Medieval Trade Routes.—In the Middle Ages, long-distance trade centred mainly round the two great inland seas, the Mediterranean and the Baltic. The first of these was the traditional highway between East and West along which had flowed in Roman times, and for some centuries after, a rich and fertilizing stream of commerce. But the advance of the Moslem power in the eighth century and its establishment on the eastern and southern coasts of the Mediterranean drove a wedge between East and West and reduced the trade between Asia and Europe to small dimensions. The loss to Western civilization was great. Europe was thrown back upon herself; her agrarian character was intensified; her town life decayed; and her commercial activity sank to a low ebb. The impulse which rescued the West from this state of economic stagnation came from the Crusades. The eastward thrust of Christendom in the eleventh century broke the Mohammedan power in the Mediterranean and reopened to European traders the markets so long closed to them.

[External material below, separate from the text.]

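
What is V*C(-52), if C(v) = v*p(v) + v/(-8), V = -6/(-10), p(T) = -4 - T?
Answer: -14937/10 ≈ -1493.7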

The Italian cities and especially Venice were quick to seize the opportunity thus provided. All over the eastern Mediterranean they planted their trading depots, and collected in their galleys the rich cloths, the glasswork, the mosaics, the porcelain, the gold and silver ornaments of the great manufacturing city of Constantinople; the spices, the silks, the tapestries, the carpets and the precious stones of the East, brought by desert ways to the Levantine ports from Hindustan and far Cathay. These luxury goods were distributed from Italy to the rest of Europe either by the land routes through the passes of the Alps or by sea through the Straits of Gibraltar, the Bay of Biscay and the English Channel. Both these trade routes terminated in the Low Countries, which thus acquired exceptional importance in the Middle Ages as an international mart or emporium.